Excision, the feature-length directorial debut from Richard Bates Jr., is a coming-of-age body horror that, for once in recent horror history, doesn’t out-stay its welcome. At 81 minutes, we get a satisfying character arc for the protagonist, progressive dramatic structure and an ending that is somewhat predictable but still successfully shocking.
Pauline, an introvert 18 year old high schooler, aspires to be surgeon after college, despite her lack of interest at high school. Her mother, played by Traci Lords (of 80s porn infamy), is a true matriarch, reigning tuts and scowls over her cystic fibrosis-suffering sister and emasculated father. A lot of scenes are shot in first-person, or at least eye level mid shots, in which we get actors talking down the camera. These shots, combined with the mis-en-scene, are very effective at presenting the nuances of the family relationships. Also set up is white picket fence, post-OC, affluent American dream lifestyle for the family, which emphasises Pauline’s increasingly odd behaviour.

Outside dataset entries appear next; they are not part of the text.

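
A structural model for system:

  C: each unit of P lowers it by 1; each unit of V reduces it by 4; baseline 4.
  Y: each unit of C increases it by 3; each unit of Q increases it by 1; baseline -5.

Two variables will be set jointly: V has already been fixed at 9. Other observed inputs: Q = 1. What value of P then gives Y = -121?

P = 7

With V held at 9:
Substituting into the C equation gives C = -P - 32.
So Y = -3*P - 100.
Solve -3*P - 100 = -121: P = (-121 + 100) / -3 = 7.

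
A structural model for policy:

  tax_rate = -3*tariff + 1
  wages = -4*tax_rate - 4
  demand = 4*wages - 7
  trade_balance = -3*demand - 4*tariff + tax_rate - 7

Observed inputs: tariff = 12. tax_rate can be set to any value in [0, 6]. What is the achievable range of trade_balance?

Intervening on tax_rate fixes its value directly, overriding its dependence on tariff.
Substituting into the demand equation gives demand = -16*tax_rate - 23.
So trade_balance = 49*tax_rate + 14.
Linear in tax_rate, so extremes are at the endpoints: tax_rate = 0 gives trade_balance = 14; tax_rate = 6 gives trade_balance = 308.

14 to 308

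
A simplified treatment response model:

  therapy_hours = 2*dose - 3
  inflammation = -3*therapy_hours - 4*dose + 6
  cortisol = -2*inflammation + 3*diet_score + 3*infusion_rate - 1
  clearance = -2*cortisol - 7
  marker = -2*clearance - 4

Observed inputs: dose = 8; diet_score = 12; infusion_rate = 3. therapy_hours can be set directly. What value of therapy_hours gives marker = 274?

Intervening on therapy_hours fixes its value directly, overriding its dependence on dose.
Substituting into the inflammation equation gives inflammation = -3*therapy_hours - 26.
This gives cortisol = 6*therapy_hours + 96.
Substituting into the clearance equation gives clearance = -12*therapy_hours - 199.
So marker = 24*therapy_hours + 394.
Solve 24*therapy_hours + 394 = 274: therapy_hours = (274 - 394) / 24 = -5.

therapy_hours = -5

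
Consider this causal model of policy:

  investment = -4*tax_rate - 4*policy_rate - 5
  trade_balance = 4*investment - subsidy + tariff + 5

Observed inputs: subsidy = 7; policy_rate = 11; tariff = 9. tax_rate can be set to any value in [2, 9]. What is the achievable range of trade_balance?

Substituting into the investment equation gives investment = -4*tax_rate - 49.
This gives trade_balance = -16*tax_rate - 189.
Linear in tax_rate, so extremes are at the endpoints: tax_rate = 2 gives trade_balance = -221; tax_rate = 9 gives trade_balance = -333.

-333 to -221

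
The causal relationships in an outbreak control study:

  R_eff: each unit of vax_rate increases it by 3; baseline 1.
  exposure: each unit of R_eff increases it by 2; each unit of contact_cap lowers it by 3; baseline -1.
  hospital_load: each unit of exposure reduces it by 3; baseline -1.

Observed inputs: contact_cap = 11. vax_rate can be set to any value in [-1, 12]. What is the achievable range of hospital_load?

Substituting into the exposure equation gives exposure = 6*vax_rate - 32.
Substituting into the hospital_load equation gives hospital_load = -18*vax_rate + 95.
Linear in vax_rate, so extremes are at the endpoints: vax_rate = -1 gives hospital_load = 113; vax_rate = 12 gives hospital_load = -121.

-121 to 113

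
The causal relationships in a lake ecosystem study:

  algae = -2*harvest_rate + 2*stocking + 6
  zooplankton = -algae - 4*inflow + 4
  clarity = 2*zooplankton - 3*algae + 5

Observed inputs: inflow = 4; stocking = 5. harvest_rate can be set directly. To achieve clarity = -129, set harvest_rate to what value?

harvest_rate = -3

Substituting into the algae equation gives algae = -2*harvest_rate + 16.
Substituting into the zooplankton equation gives zooplankton = 2*harvest_rate - 28.
clarity becomes 10*harvest_rate - 99.
Solve 10*harvest_rate - 99 = -129: harvest_rate = (-129 + 99) / 10 = -3.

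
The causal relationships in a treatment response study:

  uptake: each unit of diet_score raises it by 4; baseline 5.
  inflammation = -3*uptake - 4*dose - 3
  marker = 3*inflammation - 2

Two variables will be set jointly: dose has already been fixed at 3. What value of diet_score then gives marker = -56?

With dose held at 3:
Substituting into the inflammation equation gives inflammation = -12*diet_score - 30.
Substituting into the marker equation gives marker = -36*diet_score - 92.
Solve -36*diet_score - 92 = -56: diet_score = (-56 + 92) / -36 = -1.

diet_score = -1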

If you’ve seen Dogtooth you’ll know the tone of this movie, which is to say that some of the characters are verging on oddball caricatures, yet they are still extremely compelling. There is a sense of humour sewn into the fabric of the narrative, which had me laughing out loud. Whether or not this was a reflex to juxtapose some of the imagery it can’t be said. The costume and make up for Pauline make her look absolutely filthy, which when coupled with her blood fetish, created a series of extremely abject set pieces that even had me saying ‘no don’t!’ out loud on one occasion. Nevertheless, these images weren’t abject like the Saw franchise, but abject like Peter Jackson’s Braindead; they are disgustingly ‘gross-out’ funny. What I found amazing is that AnnaLynn McCord (Pauline) is ‘Hollywood’ attractive in real life but the production designers made her look really disgusting, which I found completely believable.
As the movie is quite short and peppered with dream sequences it flies by and hits fifth gear at the end. To say there is a twist in a film, even without revealing the specifics, is a spoiler. Luckily in this movie you see what is going to happen from early on, which creates a slow burn until the climax and is very, very effective.
Excision, as a body horror, has all the sub-genre tropes you would want, and as a horror it delivers on a number of levels. I, for one, am looking forward to Bates Jr.’s second directorial outing.